Aber es steht noch mehr Arbeit bevor.
„Entweder bin ich total verrückt oder ich glaube wirklich daran“, sagt Stewart.
Europäische Aufsichtsbehörden und die FDA überlegen, was sie noch brauchen, sagt Stewart.
Zur Vorbereitung hat kürzlich ein Labor in Kalifornien mit Extab-Sicherheitstests im Frühstadium begonnen. Das NIH übernimmt die Rechnung. Shurtleff vom NIH sagte, die Agentur wolle vielversprechende Medikamente unterstützen, die keinen klaren Weg zum Markt haben, insbesondere Naturprodukte.
„Hier kommen wir ins Spiel und stellen dieses Kapital zur Verfügung“, sagt er.
Es könnte noch drei bis fünf Jahre dauern, bis die FDA den Segen erteilt. Stewart sagte, er hoffe, einen Partner zu finden, der seiner kleinen Firma auf dem US-Markt hilft. Er weist auch jeden Vorschlag zurück, dass Extab gegen Chantix antreten würde, das von einem der größten Pharmaunternehmen der Welt hergestellt wird. Es ist ein strategischer Schachzug von ihm.
„Sie werden uns vernichten“, sagt er.
Stewart schätzte, dass Extab fünf Jahre nach dem Start weltweit einen Jahresumsatz von 400 Millionen US-Dollar erzielen könnte.
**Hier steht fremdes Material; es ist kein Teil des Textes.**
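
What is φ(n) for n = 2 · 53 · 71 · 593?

2154880

φ(4462918) = 4462918 · (1 − 1/2) · (1 − 1/53) · (1 − 1/71) · (1 − 1/593)
       = 4462918 · 2154880/4462918 = 2154880.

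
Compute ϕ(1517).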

Pfizer wird das merken.
Derzeit stammt die Cytisin-Versorgung aus 100.000 Goldregenbäumen, die auf von Schutzzäunen umgebenen Feldern in Bulgarien gepflanzt wurden. Stewart weiß, dass das nicht ausreichen wird, wenn alles nach Plan läuft – wenn die FDA zustimmt, wenn Extab durchstartet. Er muss die Produktion hochfahren.
Er hat Pläne, weitere 300.000 dieser gelb blühenden Bäume zu pflanzen, darunter einige in den Vereinigten Staaten, Obstgärten, die so groß sind, dass sie nicht zu übersehen sind.